Once you’ve set up your entities and actions, created your sample sentences, and uploaded your data files, training runs in the background. Training allows the platform to work through the samples and compare to the live data and make sure that voice understanding is functional and reliable. The more sample sentences you add, the more reliable the NLU model. The portal also includes a test console feature for building and executing tests. You can input sentences and then see what output the model returns. The portal supports versioning.
Once the NLU model is working, the API should correctly interpret spoken user input into JSON output. The JSON output contains the entities and actions that the developer needs to execute the correct application function. In the music example, if someone says “Play some rock music by Queen,” the API will return enough information to instruct the application to find a rock song by Queen and and start playing it.

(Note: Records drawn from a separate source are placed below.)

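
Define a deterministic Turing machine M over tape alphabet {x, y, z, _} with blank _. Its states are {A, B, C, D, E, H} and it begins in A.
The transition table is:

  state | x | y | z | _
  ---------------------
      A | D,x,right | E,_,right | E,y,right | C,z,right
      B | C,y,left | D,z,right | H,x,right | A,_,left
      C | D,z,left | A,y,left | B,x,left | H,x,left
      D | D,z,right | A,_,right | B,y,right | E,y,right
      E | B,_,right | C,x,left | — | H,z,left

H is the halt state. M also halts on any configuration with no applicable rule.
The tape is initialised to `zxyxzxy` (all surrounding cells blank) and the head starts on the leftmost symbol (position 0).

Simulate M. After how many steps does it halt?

state=A head=0 tape=_[z]xyxzxy   (A,z)→(E,y,right)
state=E head=1 tape=_y[x]yxzxy   (E,x)→(B,_,right)
state=B head=2 tape=_y_[y]xzxy   (B,y)→(D,z,right)
state=D head=3 tape=_y_z[x]zxy   (D,x)→(D,z,right)
state=D head=4 tape=_y_zz[z]xy   (D,z)→(B,y,right)
state=B head=5 tape=_y_zzy[x]y   (B,x)→(C,y,left)
state=C head=4 tape=_y_zz[y]yy   (C,y)→(A,y,left)
state=A head=3 tape=_y_z[z]yyy   (A,z)→(E,y,right)
state=E head=4 tape=_y_zy[y]yy   (E,y)→(C,x,left)
state=C head=3 tape=_y_z[y]xyy   (C,y)→(A,y,left)
state=A head=2 tape=_y_[z]yxyy   (A,z)→(E,y,right)
state=E head=3 tape=_y_y[y]xyy   (E,y)→(C,x,left)
state=C head=2 tape=_y_[y]xxyy   (C,y)→(A,y,left)
state=A head=1 tape=_y[_]yxxyy   (A,_)→(C,z,right)
state=C head=2 tape=_yz[y]xxyy   (C,y)→(A,y,left)
state=A head=1 tape=_y[z]yxxyy   (A,z)→(E,y,right)
state=E head=2 tape=_yy[y]xxyy   (E,y)→(C,x,left)
state=C head=1 tape=_y[y]xxxyy   (C,y)→(A,y,left)
state=A head=0 tape=_[y]yxxxyy   (A,y)→(E,_,right)
state=E head=1 tape=__[y]xxxyy   (E,y)→(C,x,left)
state=C head=0 tape=_[_]xxxxyy   (C,_)→(H,x,left)
state=H head=-1 tape=[_]xxxxxyy
M halts after 21 transitions.

21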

I may have oversimplified the description of the Ask Ziggy NLU API, but it seems like a viable tool for developers to use to quickly add voice understanding to their apps. I can even imagine the possibility of combining a more traditional chatbot application with this API. That way, apart from just carrying on a conversation based on pattern matching, the chatbot could interpret commands that are related to entities and actions and use this information to execute specific tasks.